Pourquoi Warren Buffett n’aime pas l’or
Warren Buffett, alias l’Oracle d’Omaha, alias le patron de Berkshire Hathaway, alias l’un des hommes les plus riches au monde n’aime pas l’or.
Ce n’est pas vraiment une surprise pour ceux qui sont familiers avec la philosophie qui le guide dans ses placements financiers. Warren Buffet investit, il ne spécule pas. Et investir pour lui revêt une définition bien précise : il s’agit d’un transfert vers d’autres du pouvoir d’achat actuel avec l’espoir raisonné de recevoir en retour davantage de pouvoir d’achat.
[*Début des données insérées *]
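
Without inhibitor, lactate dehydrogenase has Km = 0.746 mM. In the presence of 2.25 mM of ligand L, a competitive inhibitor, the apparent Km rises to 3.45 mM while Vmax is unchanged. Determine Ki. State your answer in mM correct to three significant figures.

0.621 mM

Competitive: Km,app = α·Km with α = 1 + [I]/Ki.
α = Km,app/Km = 3.45/0.746 = 4.625.
Since α = 1 + [I]/Ki, [I]/Ki = 4.625 − 1 = 3.625 and Ki = 2.25/3.625 = 0.621 mM.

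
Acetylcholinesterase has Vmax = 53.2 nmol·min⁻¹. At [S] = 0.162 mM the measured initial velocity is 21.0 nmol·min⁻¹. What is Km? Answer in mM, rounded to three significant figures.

v/Vmax = 21.0/53.2 = 0.3947 = [S]/(Km+[S]).
So Km + [S] = [S]/0.3947 = 0.4104 mM, giving Km = 0.4104 − 0.162 = 0.248 mM.

0.248 mM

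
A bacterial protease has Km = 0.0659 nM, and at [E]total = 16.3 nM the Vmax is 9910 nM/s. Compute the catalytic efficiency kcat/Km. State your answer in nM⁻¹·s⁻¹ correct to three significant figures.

kcat = Vmax/[E]total = 9910/16.3 = 608 s⁻¹.
kcat/Km = 608/0.0659 = 9230 nM⁻¹·s⁻¹.

9230 nM⁻¹·s⁻¹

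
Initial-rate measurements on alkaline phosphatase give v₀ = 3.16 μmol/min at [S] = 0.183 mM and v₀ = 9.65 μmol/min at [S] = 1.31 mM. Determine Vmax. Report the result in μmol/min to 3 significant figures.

From v = Vmax[S]/(Km+[S]), each point gives Vmax = v(Km+[S])/[S].
Equating: 3.16(Km+0.183)/0.183 = 9.65(Km+1.31)/1.31.
17.27·Km + 3.16 = 7.366·Km + 9.65, so (17.27 − 7.366)·Km = 9.65 − 3.16.
Km = 6.490/9.901 = 0.655 mM; then Vmax = 3.16(0.655+0.183)/0.183 = 14.5 μmol/min.

14.5 μmol/min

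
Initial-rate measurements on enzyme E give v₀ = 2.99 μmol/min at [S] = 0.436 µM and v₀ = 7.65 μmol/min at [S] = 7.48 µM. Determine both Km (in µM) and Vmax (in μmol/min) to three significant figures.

In reciprocal form, 1/v = (Km/Vmax)·(1/[S]) + 1/Vmax. The two points give (1/[S], 1/v) = (2.294, 0.3344) and (0.1337, 0.1307).
Slope = (0.3344 − 0.1307)/(2.294 − 0.1337) = 0.09432; intercept = 0.3344 − 0.09432×2.294 = 0.1181.
Vmax = 1/intercept = 8.47 μmol/min; Km = slope × Vmax = 0.09432 × 8.47 = 0.799 µM.

Km = 0.799 µM; Vmax = 8.47 μmol/min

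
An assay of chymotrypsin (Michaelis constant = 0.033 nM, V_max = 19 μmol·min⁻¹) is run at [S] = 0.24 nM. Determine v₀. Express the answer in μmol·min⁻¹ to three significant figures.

16.7 μmol·min⁻¹

[S]/(Km+[S]) = 0.24/0.2730 = 0.8791, the fractional saturation.
v = 0.8791 × Vmax = 0.8791 × 19 = 16.7 μmol·min⁻¹.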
Pas étonnant dès lors que le métal jaune peine à séduire le milliardaire. Voici comment il pose les données de ce choix dans une contribution qui paraît dans le numéro de février de Fortune mais que vous pouvez déjà lire ici.
Aujourd’hui, tout le stock d’or représente 170.000 tonnes métriques (voir l’infographie en fin d'article que j’ai déjà publiée dans cette rubrique). Si on le fondait, il formerait un cube de 20 mètres de côté. Au prix de 1.750 dollars l’once, cela donne une valeur totale de 9.600 milliards de dollars. Appelons ce cube, la pile A.
Créons maintenant une pile B représentant la même valeur. Avec ça, on peut acheter toutes les terres cultivées des USA (162 millions d’hectares générant annuellement 200 milliards de dollars), plus 16 Exxon Mobil (l’entreprise la plus profitable au monde avec un bénéfice net annuel de plus de 40 milliards de dollars). Après ces achats, il resterait encore 1.000 milliards pour des petites dépenses. Pouvez-vous imaginer qu’un investisseur disposant de 9.600 milliards choisisse plutôt la pile A que la pile B ?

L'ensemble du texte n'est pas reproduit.